German Development Minister Heidemarie Wieczorek-Zeul, speaking for the European Union, said this week that she had little confidence that Wolfowitz could lead the drive to secure 30 billion dollars in new World Bank aid for the poorest nations for 2008-11.

The Wall Street Journal, a staunch supporter, has called the drive to oust him a “European coup attempt” by rich-nation politicians and bureaucrats upset by his focus on corruption and on “results” in development aid.

The US is the bank’s largest contributor. Still, Washington commands only a 16.4 per cent share-holding, leaving it increasingly isolated as support for Wolfowitz ebbed among senior managers and the bank’s staff association called for his removal.

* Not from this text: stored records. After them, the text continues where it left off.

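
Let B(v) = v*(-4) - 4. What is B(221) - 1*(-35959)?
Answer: 35071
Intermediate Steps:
B(v) = -4 - 4*v (B(v) = -4*v - 4 = -4 - 4*v)
B(221) - 1*(-35959) = (-4 - 4*221) - 1*(-35959) = (-4 - 884) + 35959 = -888 + 35959 = 35071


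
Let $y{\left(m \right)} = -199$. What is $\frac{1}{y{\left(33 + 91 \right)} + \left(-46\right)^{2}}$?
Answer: $\frac{1}{1917} \approx 0.00052165$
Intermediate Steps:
$\frac{1}{y{\left(33 + 91 \right)} + \left(-46\right)^{2}} = \frac{1}{-199 + \left(-46\right)^{2}} = \frac{1}{-199 + 2116} = \frac{1}{1917}$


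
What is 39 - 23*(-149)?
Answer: 3466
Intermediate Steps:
39 - 23*(-149) = 39 + 3427 = 3466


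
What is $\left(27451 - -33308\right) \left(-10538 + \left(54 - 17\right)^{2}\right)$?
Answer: $-557099271$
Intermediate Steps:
$\left(27451 - -33308\right) \left(-10538 + \left(54 - 17\right)^{2}\right) = \left(27451 + 33308\right) \left(-10538 + 37^{2}\right) = 60759 \left(-10538 + 1369\right) = 60759 \left(-9169\right) = -557099271$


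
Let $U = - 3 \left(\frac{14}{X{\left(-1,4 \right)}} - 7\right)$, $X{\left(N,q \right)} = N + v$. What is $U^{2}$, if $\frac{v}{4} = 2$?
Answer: $225$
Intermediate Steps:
$v = 8$ ($v = 4 \cdot 2 = 8$)
$X{\left(N,q \right)} = 8 + N$ ($X{\left(N,q \right)} = N + 8 = 8 + N$)
$U = 15$ ($U = - 3 \left(\frac{14}{8 - 1} - 7\right) = - 3 \left(\frac{14}{7} - 7\right) = - 3 \left(14 \cdot \frac{1}{7} - 7\right) = - 3 \left(2 - 7\right) = \left(-3\right) \left(-5\right) = 15$)
$U^{2} = 15^{2} = 225$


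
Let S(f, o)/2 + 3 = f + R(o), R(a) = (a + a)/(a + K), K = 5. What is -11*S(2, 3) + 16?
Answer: 43/2 ≈ 21.500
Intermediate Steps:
R(a) = 2*a/(5 + a) (R(a) = (a + a)/(a + 5) = (2*a)/(5 + a) = 2*a/(5 + a))
S(f, o) = -6 + 2*f + 4*o/(5 + o) (S(f, o) = -6 + 2*(f + 2*o/(5 + o)) = -6 + (2*f + 4*o/(5 + o)) = -6 + 2*f + 4*o/(5 + o))
-11*S(2, 3) + 16 = -22*(2*3 + (-3 + 2)*(5 + 3))/(5 + 3) + 16 = -22*(6 - 1*8)/8 + 16 = -22*(6 - 8)/8 + 16 = -22*(-2)/8 + 16 = -11*(-1/2) + 16 = 11/2 + 16 = 43/2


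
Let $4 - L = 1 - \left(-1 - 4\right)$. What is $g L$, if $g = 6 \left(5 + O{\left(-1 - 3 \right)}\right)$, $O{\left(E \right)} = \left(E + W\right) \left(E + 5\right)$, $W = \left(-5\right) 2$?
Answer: $108$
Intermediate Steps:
$W = -10$
$O{\left(E \right)} = \left(-10 + E\right) \left(5 + E\right)$ ($O{\left(E \right)} = \left(E - 10\right) \left(E + 5\right) = \left(-10 + E\right) \left(5 + E\right)$)
$L = -2$ ($L = 4 - \left(1 - \left(-1 - 4\right)\right) = 4 - \left(1 - -5\right) = 4 - \left(1 + 5\right) = 4 - 6 = -2$)
$g = -54$ ($g = 6 \left(5 - \left(50 - \left(-1 - 3\right)^{2} + 5 \left(-1 - 3\right)\right)\right) = 6 \left(5 - \left(30 - 16\right)\right) = 6 \left(5 + \left(-50 + 16 + 20\right)\right) = 6 \left(5 - 14\right) = 6 \left(-9\right) = -54$)
$g L = \left(-54\right) \left(-2\right) = 108$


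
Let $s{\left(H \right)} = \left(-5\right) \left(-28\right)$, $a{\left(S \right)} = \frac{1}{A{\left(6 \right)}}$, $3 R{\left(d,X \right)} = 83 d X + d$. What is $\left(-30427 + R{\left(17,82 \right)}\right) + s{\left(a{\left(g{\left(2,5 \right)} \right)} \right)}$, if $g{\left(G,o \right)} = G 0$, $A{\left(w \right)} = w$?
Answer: $8286$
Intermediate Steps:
$g{\left(G,o \right)} = 0$
$R{\left(d,X \right)} = \frac{d}{3} + \frac{83 X d}{3}$ ($R{\left(d,X \right)} = \frac{83 d X + d}{3} = \frac{83 X d + d}{3} = \frac{d + 83 X d}{3} = \frac{d}{3} + \frac{83 X d}{3}$)
$a{\left(S \right)} = \frac{1}{6}$
$s{\left(H \right)} = 140$
$\left(-30427 + R{\left(17,82 \right)}\right) + s{\left(a{\left(g{\left(2,5 \right)} \right)} \right)} = \left(-30427 + \frac{1}{3} \cdot 17 \left(1 + 83 \cdot 82\right)\right) + 140 = \left(-30427 + \frac{1}{3} \cdot 17 \left(1 + 6806\right)\right) + 140 = \left(-30427 + \frac{1}{3} \cdot 17 \cdot 6807\right) + 140 = \left(-30427 + 38573\right) + 140 = 8146 + 140 = 8286$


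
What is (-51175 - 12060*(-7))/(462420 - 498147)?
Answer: -33245/35727 ≈ -0.93053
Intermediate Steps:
(-51175 - 12060*(-7))/(462420 - 498147) = (-51175 + 84420)/(-35727) = 33245*(-1/35727) = -33245/35727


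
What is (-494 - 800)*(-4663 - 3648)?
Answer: 10754434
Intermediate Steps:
(-494 - 800)*(-4663 - 3648) = -1294*(-8311) = 10754434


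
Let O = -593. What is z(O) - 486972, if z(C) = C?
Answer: -487565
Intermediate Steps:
z(O) - 486972 = -593 - 486972 = -487565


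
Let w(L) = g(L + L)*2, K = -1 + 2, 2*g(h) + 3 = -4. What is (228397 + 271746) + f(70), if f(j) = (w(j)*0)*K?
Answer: 500143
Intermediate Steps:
g(h) = -7/2 (g(h) = -3/2 + (½)*(-4) = -3/2 - 2 = -7/2)
K = 1
w(L) = -7 (w(L) = -7/2*2 = -7)
f(j) = 0 (f(j) = -7*0*1 = 0*1 = 0)
(228397 + 271746) + f(70) = (228397 + 271746) + 0 = 500143 + 0 = 500143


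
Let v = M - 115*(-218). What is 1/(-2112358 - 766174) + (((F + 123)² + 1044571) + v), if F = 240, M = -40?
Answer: 3458181988839/2878532 ≈ 1.2014e+6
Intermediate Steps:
v = 25030 (v = -40 - 115*(-218) = -40 + 25070 = 25030)
1/(-2112358 - 766174) + (((F + 123)² + 1044571) + v) = 1/(-2112358 - 766174) + (((240 + 123)² + 1044571) + 25030) = 1/(-2878532) + ((363² + 1044571) + 25030) = -1/2878532 + ((131769 + 1044571) + 25030) = -1/2878532 + (1176340 + 25030) = -1/2878532 + 1201370 = 3458181988839/2878532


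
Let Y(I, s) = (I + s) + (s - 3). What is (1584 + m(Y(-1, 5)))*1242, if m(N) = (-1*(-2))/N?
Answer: 1967742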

At issue was a pay raise and promotion that Wolfowitz directed for Riza, three months after becoming bank president in June 2005. It boosted her annual salary by 36 per cent to 180,000 dollars and guaranteed yearly raises of 8 per cent.

Riza, 52, was loaned out to the US State Department to avoid a potential conflict of interest but was kept on the World Bank payroll.

A panel of seven World Bank directors found this week that Wolfowitz broke staff rules and his employment contract because the package was too generous and his involvement was a conflict of interest.

Wolfowitz is the first World Bank president to resign under a cloud since the bank was founded in 1944 to help Europe and Asia rebuild after World War II.

His exit revived debate about the tradition that the US chooses the bank’s head and a European leads the International Monetary Fund.

Oxfam, a British-based aid group, said it was a chance to change that system and choose the next World Bank chief “on merit through an open, accountable process.”